Scale e passaggi introducono il visitatore a stanze nascoste dove le opere attendono di essere scoperte, pronte ad emozionarci con immagini inaspettate: le piccole tele di Marcello Buffa che rappresentano volti deformati di baconiana memoria, o ancora le superfici lucide e rotte di Davide Cappelli accolgono immagini volontariamente cruente tratte dal cinema odierno. Il "Ritratto dal collo allungato di Ginetto" di Francesco De Grandi osserva lo svolgersi cadenzato di superfici percorse da sgocciolii materici nelle cinque tele di "Ab continuum infinitum" di Antonio Miccichè.

L’installazione di 80 piccole tele di 30 x 30 cm di Adalberto Abbate, "Tomato Terapy", costituisce idealmente un puzzle della società contemporanea dove suggestioni, eventi, o immagini lasciano un ricordo perentorio alternate ad oggetti decontestualizzati come appendiabiti, maniglie o lettere direttamente applicate sulla parete. Una piccola scala introduce ad una stanza solitaria che idealmente rappresenta una sorta di discesa agli inferi dove le cinque tele de "La fuga di Caino" di Sergio Amato svolgono davanti agli occhi dello spettatore immagini demoniache di volti dalle anatomie deformi, accese da lumeggiature che fendono un cielo rosso ocra.
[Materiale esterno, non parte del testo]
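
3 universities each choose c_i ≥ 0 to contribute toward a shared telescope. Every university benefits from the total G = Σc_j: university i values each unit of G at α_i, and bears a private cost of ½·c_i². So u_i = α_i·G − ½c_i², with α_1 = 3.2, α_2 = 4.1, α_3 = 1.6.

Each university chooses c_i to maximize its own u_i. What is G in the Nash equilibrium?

University i's FOC: ∂u_i/∂c_i = α_i − c_i = 0, so c_i* = α_i.
NE contributions = (3.2, 4.1, 1.6); G = 8.9.

8.9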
Una stanza lunga e stretta al primo piano del Castello raccoglie i colori primari, il segno marcatamente espressionista della pittura di Marco Incardona, artista scomparso prematuramente nel 1999 a cui la mostra è dedicata, e accanto al tratto nero e segnico dei quaranta elementi che costituiscono Primo Tempo di Nicola Console, troviamo del medesimo artista un accorato ricordo dell’amico Incardona, un ritratto dalla linea sottile e irrequieta e dai colori lievi.

Il Salone del Principe, all’ultimo piano del Castello, accanto alla cappella con stucchi serpottiani che conserva le reliquie di Sant’Anna, accoglie lo stile fotografico di brani di silenziosa realtà dello Smolecolatore di Andrea Di Marco e la pittura liquida de "I Tuffatori dell’Aspra" di Alessandro Bazan, e l’iperrealistica pittura di "Senza Titolo" di Andrea Buglisi, espressioni differenti che nascono da modi differenti di approcciarsi alle immagini che la società giornalmente ci propone in formati vari e a varie velocità.
Il Castello, spazio per eccellenza di potere e storia, diventa contenitore di arte contemporanea, dove «l’ingegno degli artisti contribuisce a offrire una visione altra del posto, trasformando un luogo di così tanta bellezza e storia, in luogo di contemporaneità e di pensiero», come ha detto Antonio Presti.